Remember the beleaguered middle class? Our political leaders don’t seem to.
Reeling from the fiscal cliff fiasco and hurtling toward the debt ceiling debacle, Washington has forgotten all of its election-year promises to focus on the best way to create jobs and enhance economic security for the 99 percent.
One of the most amazing aspects of the whole fiscal cliff/debt ceiling fiasco is the continuing ability of the political and media class to manufacture phony economic crises while ignoring the concerns that affect the majority of Americans every day.
High unemployment and rising health and elder care costs? Gnawing uncertainty about the future? Declining wages and disappearing pensions? Income inequality?
We haven’t heard much about them since Election Day.
Meanwhile our media elite cover every micro-twitch of the Washington insiders as they pose and posture their way through the debate, while smothering in ridicule anybody who dares question the prevailing deficit hysteria.
One piece of wisdom did surface briefly masquerading as a whacko proposal – having the government create a trillion-dollar platinum coin. Though this scheme was nixed by the Treasury, it did have the virtue of pointing up an important fact usually ignored in mainstream bloviating about the deficit – the government is not a family. The U.S. government can create money and does, except recently it’s been printing money only to hand it over to big banks with no strings attached, rather than using it to pay down the deficit, create jobs or fix bridges.
And how about that dramatic last-minute deal that averted the fiscal cliff? To paraphrase Vice-President Joe Biden (when he was dismissing Paul Ryan’s dismal budget plan), the whole thing is a load of malarkey.
Except this time Biden and his boss, President Obama weren’t blasting it, they were touting it as a great achievement.
If you’re not familiar with the term, Miriam-Webster defines malarkey as “insincere or foolish talk.”
The first tipoff that the deal constitutes malarkey is the whole dispute over whether it actually reduces the deficit at all.
The Congressional Budget Office contends the deal will increase the deficit nearly $4 trillion over 10 years, while the president, using a different starting for his calculation, argues that it will raise $620 billion over that time period. If you’re confused, you should be. The difference is not trivial, and makes the whole process stink. As the New York said, “How do you agree on what needs to be done going forward if you can’t agree where you are?”
When it comes to deficits, I’m from the Dick Cheney school. The former vice-president, in a rare moment of candor, said: “Deficits don’t matter.”
Except when politicians want to beat their opponents over the heads with them. Most recently, the deficit soared not primarily because of out of control government spending, but because the economy went in the toilet, and the government came to the rescue of our fellow citizens with jobless benefits, food stamps and stimulus spending.

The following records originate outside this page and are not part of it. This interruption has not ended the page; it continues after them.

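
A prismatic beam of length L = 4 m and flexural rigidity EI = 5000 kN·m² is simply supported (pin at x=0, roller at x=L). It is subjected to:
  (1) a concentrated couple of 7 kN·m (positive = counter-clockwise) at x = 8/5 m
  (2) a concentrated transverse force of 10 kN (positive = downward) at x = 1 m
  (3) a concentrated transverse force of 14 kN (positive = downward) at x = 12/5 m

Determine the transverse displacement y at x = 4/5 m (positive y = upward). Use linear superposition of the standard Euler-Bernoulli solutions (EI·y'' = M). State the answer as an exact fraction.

y(4/5) = -5801/1875000 m

Load 1 — applied couple M₀=7 kN·m at a=8/5 m (b=L-a=12/5):
  y_1 = (M₀x³/(6L)+C₁x)/EI  [x≤a] with C₁=M₀(3b²-L²)/(6L)=28/75 = (7·(4/5)³/(6·4)+(28/75)·(4/5))/5000 = 7/78125 m
Load 2 — point force P=10 kN at a=1 m (b=L-a=3):
  y_2 = -Pbx(L²-b²-x²)/(6LEI)  [x≤a] = -10·3·(4/5)·(4²-3²-(4/5)²)/(6·4·5000) = -159/125000 m
Load 3 — point force P=14 kN at a=12/5 m (b=L-a=8/5):
  y_3 = -Pbx(L²-b²-x²)/(6LEI)  [x≤a] = -14·(8/5)·(4/5)·(4²-(8/5)²-(4/5)²)/(6·4·5000) = -448/234375 m
Superposition: y = Σ y_i = -5801/1875000 m ≈ -0.003094 m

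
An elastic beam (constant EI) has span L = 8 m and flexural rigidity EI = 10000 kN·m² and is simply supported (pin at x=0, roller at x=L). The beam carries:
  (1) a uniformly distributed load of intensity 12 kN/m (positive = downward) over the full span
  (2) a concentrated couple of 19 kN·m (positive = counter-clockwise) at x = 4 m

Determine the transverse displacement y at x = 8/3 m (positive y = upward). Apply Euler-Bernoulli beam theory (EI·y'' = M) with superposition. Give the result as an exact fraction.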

Of course, Cheney was also trying to help out his boss, President George W. Bush, who wanted to give rich people a mammoth tax break and put two wars on the government’s tab, thereby running up the deficit.
What he meant was that Republicans don’t care about deficits when the money goes to support spending they like – like military contracts. What they oppose is spending money on social programs that they would just as soon dismantle.
The second sign that the recent fiscal cliff deal is malarkey is what the politicians did to the payroll tax cut, which was enacted in 2010 and put more than $1,000 a year back into the bank accounts of average Americans.
In spite of all President Obama’s promises not to increase the economic burdens already weighing down the middle class, our leaders allowed this relatively small but significant tax cut to expire. As a result, 125 million Americans who couldn’t afford to hire lobbyists saw their paychecks decrease in January. Since the payroll tax helps pay for Social Security, some applauded the demise of the payroll tax cut.
But the end of the payroll tax cut is just the latest example of our leaders solving budget problems on the backs of those who can afford it least.
In addition, the president had insisted, going in to the fiscal cliff negotiations, that he would get $50 billion in new stimulus money in the deal. But those funds never materialized.
The third red flag buried in the fiscal cliff deal is an item that neither of the parties mentioned in their press conferences announcing it. But it’s the surest way to tell that the fiscal cliff and debt ceiling, which are supposed to be about this massive crisis, are just the latest chapter in Washington business as usual: major corporations using the cover of a manufactured crisis to get their hands on more goodies.
As reported by Matt Stoller, the deal contains eight separate giveaways to individual businesses or industries, including Goldman-Sachs, Hollywood movie studios, NASCAR, coal mine operators and asparagus growers.
Of particular interest was the extension of the tax exempt financing of something called Liberty Zone in New York, funds which were supposed to be designated to help business in the city recover from 9/11. But rather than going to small businesses, big corporations like Goldman-Sachs got the breaks. Goldman-Sachs has gotten $1.6 billion in tax-empt bonds to help defray the costs of building? its new $2.1 billion headquarters.
So while the politicians have been posturing in public vowing to protect the middle-crisis and wringing their hands over the dire state of the government’s finances, they’ve been working overtime in private doling out expensive favors to their corporate donors.
The biggest threat to our future is not the deficit, not by a long shot. The far greater danger remains the largely unchecked and hidden power of corporations to control our government.